We developed a model for translating global weather volatility into actionable financial signals. Investors use our foundational dataset to understand how climate patterns – both longer-term events (precipitation, temperature, atmospheric pressure) and short-term disruptions (droughts, floods, fires) – impact production risk across key commodities, from grains to energy inputs.
The predictive value of this type of data goes beyond short-term price movements. Understanding the economic impact of extreme weather is key to anticipating macro conditions and outcomes. It is an increasingly material driver of disruptions that reverberate through supply chains and economies, ultimately shaping GDP and inflation. In a recent report, for instance, the European Central Bank warned that over 90% of weather-related financial risk could reach the European economy through its global value chain exposure – relative to direct physical hazards.
Those indirect transmission channels are typically underrepresented in traditional market and climate risk data alike. By mapping weather to real-world outcomes, investors can not only mitigate risk but also identify and capitalise on new sources of alpha in – and build trading strategies for – an increasingly volatile world.

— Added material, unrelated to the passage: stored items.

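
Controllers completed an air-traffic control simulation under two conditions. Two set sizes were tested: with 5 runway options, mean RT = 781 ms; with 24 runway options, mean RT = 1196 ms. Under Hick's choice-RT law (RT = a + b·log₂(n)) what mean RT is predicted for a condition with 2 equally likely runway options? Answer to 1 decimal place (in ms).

538.6 ms

Solve the two-equation system in a and b:
  b = (1196 − 781) / (log₂ 24 − log₂ 5) = 415 / (4.5850 − 2.3219) = 183.382 ms/bit
  a = 781 − 183.382 × 2.3219 = 355.200 ms
Then RT(2) = 355.200 + 183.382 × log₂ 2 = 355.200 + 183.382 × 1 ≈ 538.582 ms.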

Actively following the herd
George Cotton, commodities portfolio manager at J. Safra Sarasin
Commodity futures markets offer interesting and unique return opportunities which can be better exploited once structural and seasonal dynamics, which impact the demand for long or short hedging by commercial players, are well understood. One interesting example is in the livestock futures markets, which have grown in prominence and liquidity within the US over the past half-century.
Cattle ranching is a highly risky and capital-intensive operation, ranchers need access to financing to buy land, young calves, feed, water, veterinary services and to pay wages. Once livestock are grown and ready to be taken to market, ranchers do not have the option of waiting if prices at auction are not attractive, because livestock are very expensive to transport or store. For these reasons, ranchers are compelled to lock in prices ahead of time by shorting longer-dated futures. However, on the other side, restaurants and food processors typically do not buy meat using long-term contracts, which creates a gap in the demand and supply for hedges – which investors can take advantage of.
Alongside this, there are also unique seasonal dynamics that inject additional uncertainty into cattle markets during certain parts of the year. Demand for beef typically peaks during the summer months, while cattle supply becomes more uncertain due to the higher risk of drought, overgrazed pastures, and heat exhaustion amongst herds. These factors come together to make an already volatile market even more tricky for ranchers during the summer months.
As a result, there is an even greater concentration of hedging activity in contracts maturing during the summer months. Investors can absorb these risk exposures with little to no correlation to other traditional asset classes and access alternative return streams, provided the fundamentals are well understood.